# Found this guy today



## Rick (Jul 31, 2007)

Nothing special. I was just surprised to find an adult I guess. He will be released.


----------



## Ben.M (Jul 31, 2007)

Wow, amazing colours  , wish mantids were native to the UK :roll:


----------



## Fisherman_Brazil (Jul 31, 2007)

Know what, I was totally surprised! This creature is very much alike that I found and raised here in Taiwan. Amazing species t certainly it!

Luke


----------



## robo mantis (Jul 31, 2007)

Well chinese arn't realy "native" they were brought here from Asia to control pests.


----------



## Asa (Jul 31, 2007)

> Wow, amazing colours  , wish mantids were native to the UK :roll:


We don't see them a whole lot here

I love the picture!!


----------



## Rick (Jul 31, 2007)

> > Wow, amazing colours  , wish mantids were native to the UK :roll:
> 
> 
> We don't see them a whole lot here
> ...


You should. They should be as common as they're here.


----------



## Asa (Jul 31, 2007)

I don't. I live in a suburbian area. So maybe some of us do.


----------



## RodG (Jul 31, 2007)

Nice photo!!!


----------



## OGIGA (Jul 31, 2007)

Great colors and great photo too.


----------



## Mantis_Whisper (Sep 15, 2007)

I found a male yestreday that looks sorta like him.
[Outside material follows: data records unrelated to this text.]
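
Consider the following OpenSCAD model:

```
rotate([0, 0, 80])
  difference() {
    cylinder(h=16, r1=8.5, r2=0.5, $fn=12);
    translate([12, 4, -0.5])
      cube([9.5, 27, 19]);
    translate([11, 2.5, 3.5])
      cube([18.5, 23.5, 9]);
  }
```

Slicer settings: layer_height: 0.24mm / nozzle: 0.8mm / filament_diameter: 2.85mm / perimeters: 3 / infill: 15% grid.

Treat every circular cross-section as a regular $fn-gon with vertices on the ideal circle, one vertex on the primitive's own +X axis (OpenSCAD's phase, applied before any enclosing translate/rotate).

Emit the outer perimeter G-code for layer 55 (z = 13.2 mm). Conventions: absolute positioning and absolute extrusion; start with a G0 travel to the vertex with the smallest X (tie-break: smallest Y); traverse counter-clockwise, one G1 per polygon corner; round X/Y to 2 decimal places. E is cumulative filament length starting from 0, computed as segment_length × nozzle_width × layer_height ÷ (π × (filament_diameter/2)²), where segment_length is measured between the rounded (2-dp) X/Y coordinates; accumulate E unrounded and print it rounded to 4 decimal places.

At z = 13.2 mm: the cone contributes a regular 12-gon of circumradius 1.900 (interpolated between r1=8.5 and r2=0.5 at t=0.825); the cube at (12, 4) is present — its section is the full 9.5×27 rectangle; the cube at (11, 2.5) is absent (z outside [3.5, 12.5]); Subtracting the remaining from the first: starting from the cone, the 9.5×27 cube at (12, 4) misses the remaining region (no effect) — 1 connected region; (whole slice rotated 80° about Z — lengths, areas and connectivity unchanged). The outline is a single polygon with 12 vertices. Extrusion per mm of travel: 0.8 × 0.24 / (π × 1.425²) = 0.030097. Accumulating E over each segment gives final E = 0.3556.

G0 X-1.87 Y0.33 Z13.20
G1 X-1.79 Y-0.65 E0.0296
G1 X-1.22 Y-1.46 E0.0594
G1 X-0.33 Y-1.87 E0.0889
G1 X0.65 Y-1.79 E0.1185
G1 X1.46 Y-1.22 E0.1483
G1 X1.87 Y-0.33 E0.1778
G1 X1.79 Y0.65 E0.2074
G1 X1.22 Y1.46 E0.2372
G1 X0.33 Y1.87 E0.2667
G1 X-0.65 Y1.79 E0.2963
G1 X-1.46 Y1.22 E0.3261
G1 X-1.87 Y0.33 E0.3556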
He's brown with a green tint, I love him.  

Yours is adorable though.


----------



## the mantinator (Sep 17, 2007)

i found nine of those yesterday.


----------



## Rick (Sep 17, 2007)

> i found nine of those yesterday.


I can as well everytime i go out. I know he was not anything special. Look at the date of the post, I was just surprised to find adults at that time.


----------